Biotransformation of parathion in human liver: participation of CYP3A4 and its inactivation during microsomal parathion oxidation.

Studies in rat liver have shown that cytochrome P450 (CYP) enzymes mediate the oxidative biotransformation of the phosphorothioate pesticide parathion to paraoxon and 4-nitrophenol. Transfer of the phosphorothioate thionosulfur atom to the CYP apoprotein results in amino acid modification and enzyme inactivation. Our study investigated the role of human hepatic CYP in parathion oxidation and their relative susceptibilities to inhibition and inactivation. Rates of parathion oxidation varied about 10-fold in microsomes from 23 individual livers (1.72-18.33 nmol total metabolites/mg protein/min). Linear regression of rates of parathion oxidation with those of other microsomal CYP reactions implicated CYP3A4 in the reaction. Thus, parathion oxidation was correlated strongly with testosterone 6beta-hydroxylation (r2 = 0.95, n = 11), but not with activities mediated by CYP 1A2, 2C9 or 2E1. CYP 3A4 expressed in lymphoblastoid cell lines was an efficient catalyst of parathion oxidation, although CYP 1A2 and 2B6 also catalyzed the activity.

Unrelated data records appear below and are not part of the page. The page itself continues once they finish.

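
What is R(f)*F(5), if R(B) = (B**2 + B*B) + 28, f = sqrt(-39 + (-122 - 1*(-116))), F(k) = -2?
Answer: 124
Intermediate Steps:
f = 3*I*sqrt(5) (f = sqrt(-39 + (-122 + 116)) = sqrt(-39 - 6) = sqrt(-45) = 3*I*sqrt(5) ≈ 6.7082*I)
R(B) = 28 + 2*B**2 (R(B) = (B**2 + B**2) + 28 = 2*B**2 + 28 = 28 + 2*B**2)
R(f)*F(5) = (28 + 2*(3*I*sqrt(5))**2)*(-2) = (28 + 2*(-45))*(-2) = (28 - 90)*(-2) = -62*(-2) = 124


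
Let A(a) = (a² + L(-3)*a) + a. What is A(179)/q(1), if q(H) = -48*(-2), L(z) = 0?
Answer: 2685/8 ≈ 335.63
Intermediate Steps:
q(H) = 96
A(a) = a + a² (A(a) = (a² + 0*a) + a = (a² + 0) + a = a² + a = a + a²)
A(179)/q(1) = (179*(1 + 179))/96 = (179*180)*(1/96) = 32220*(1/96) = 2685/8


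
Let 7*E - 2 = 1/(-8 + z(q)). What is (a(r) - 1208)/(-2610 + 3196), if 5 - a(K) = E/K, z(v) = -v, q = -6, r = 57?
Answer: -319999/155876 ≈ -2.0529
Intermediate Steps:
E = 3/14 (E = 2/7 + 1/(7*(-8 - 1*(-6))) = 2/7 + 1/(7*(-8 + 6)) = 2/7 + (⅐)/(-2) = 2/7 + (⅐)*(-½) = 2/7 - 1/14 = 3/14 ≈ 0.21429)
a(K) = 5 - 3/(14*K)
(a(r) - 1208)/(-2610 + 3196) = ((5 - 3/14/57) - 1208)/(-2610 + 3196) = ((5 - 3/14*1/57) - 1208)/586 = ((5 - 1/266) - 1208)*(1/586) = (1329/266 - 1208)*(1/586) = -319999/266*1/586 = -319999/155876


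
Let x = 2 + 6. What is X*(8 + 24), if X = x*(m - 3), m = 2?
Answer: -256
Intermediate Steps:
x = 8
X = -8 (X = 8*(2 - 3) = 8*(-1) = -8)
X*(8 + 24) = -8*(8 + 24) = -8*32 = -256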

The CYP3A4 inhibitors ketoconazole and triacetyloleandomycin decreased the observed rate of microsomal parathion oxidation, but chemicals known to interact preferentially with other human CYP were essentially noninhibitory. P450 was lost during parathion biotransformation in human hepatic microsomes. Thus, incubation (10 min) of parathion (25 microM) with NADPH-supplemented microsomes led to an apparent 19 +/- 4% decrease in holo-P450 content. Several CYP-specific oxidation reactions were inhibited and inactivated by parathion. Testosterone 6beta-hydroxylation (mediated by CYP3A4), 7-ethylresorufin O-deethylation (CYP1A2) and tolbutamide methyl hydroxylation (CYP2C9/10), but not aniline 4-hydroxylation (CYP2E1), were inhibited effectively by parathion. Preincubation of microsomes with parathion and NADPH intensified the extent of inhibition (i.e., elicited inactivation) of reactions mediated by 3A4 and 1A2 and, to a lesser extent, 2C9. In summary, these findings strongly implicate CYP 3A4 as the principal catalyst of parathion oxidation in human liver, although other CYP may play a lesser role. During parathion oxidation CYP3A4 undergoes significant inactivation. In view of the role of this enzyme in the oxidation of many therapeutic agents, exposure to phosphorothioate pesticides may adversely affect drug elimination in humans.